You can try to group them with other things, especially physical things. Perhaps you have something you usually bring with you whenever you travel: a travelling toothbrush, passport etc. You can store those things all in the same place, and with them a note "if going to (city), try (restaurant)." When you start your trip, presumably you'll know whether you'll be going to that city, and can then set another reminder, such as a watch beeping at a specific time, or a piece of paper wrapped around all the money in your wallet or something.
If you usually plan trips a month in advance, you can have a reminder come up
in your system once a month, at which time you may know you're planning to go
to that city and can then set another, more specific reminder.
I wonder if http://hypothes.is will be useful for this sort of thing: perhaps (once that
system is functional) you'll be able to use it to set a comment to yourself which would
appear whenever you go to a travel-ticket-purchasing website.
If you have a map of the city you rarely go to, you could store a reminder with
the map, (a stick-note on the map), and hope you remember to bring the map with you!
If you have birthday candles, wrapping paper or such stored somewhere in your house, you can group all those things together, and also buy gifts ahead of time and store them in the same place too.
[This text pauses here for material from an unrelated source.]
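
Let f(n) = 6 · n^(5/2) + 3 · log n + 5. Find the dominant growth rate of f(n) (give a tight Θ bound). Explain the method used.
f(n) ∈ Θ(n^(5/2))

Compare the terms by growth order. For large n, n^a · (log n)^b dominates n^a' · (log n)^b' iff a > a', or (a = a' and b > b'). Ranking the 3 terms shows the dominant one is 6 · n^(5/2). Hence f(n) ∈ Θ(n^(5/2)).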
Then when an occasion comes up, you can think "Do I have any gifts I already bought?" and go and look. You can label them so you know you bought them to give away! So you can go ahead and buy the funny present now; or put a note about it in with the other stuff.
You can use your memory. You can collect a number of things you want to memorize, and make yourself a quiz, e.g. flashcards. Question: what do I want to do if I ever go to (city)? Answer: go to (restaurant). The better you're doing at answering it, the less often you need to look at that flash card, so as you get more familiar with it you can move it to a pile you look at less often, so you don't get too bored with it. I don't consider this inconsistent with GTD: yes, you're using your mind, but it's a form of passive memory: you don't need to think about it except when the name of that city comes up. It's similar to learning a language or memorizing the capital cities of countries. It's also similar (in a different way) to the GTD system of looking at stuff during weekly review for the purpose of putting it into your mind.
Inability is an abstract thing involving comparison with alternate universes; it cannot be experienced.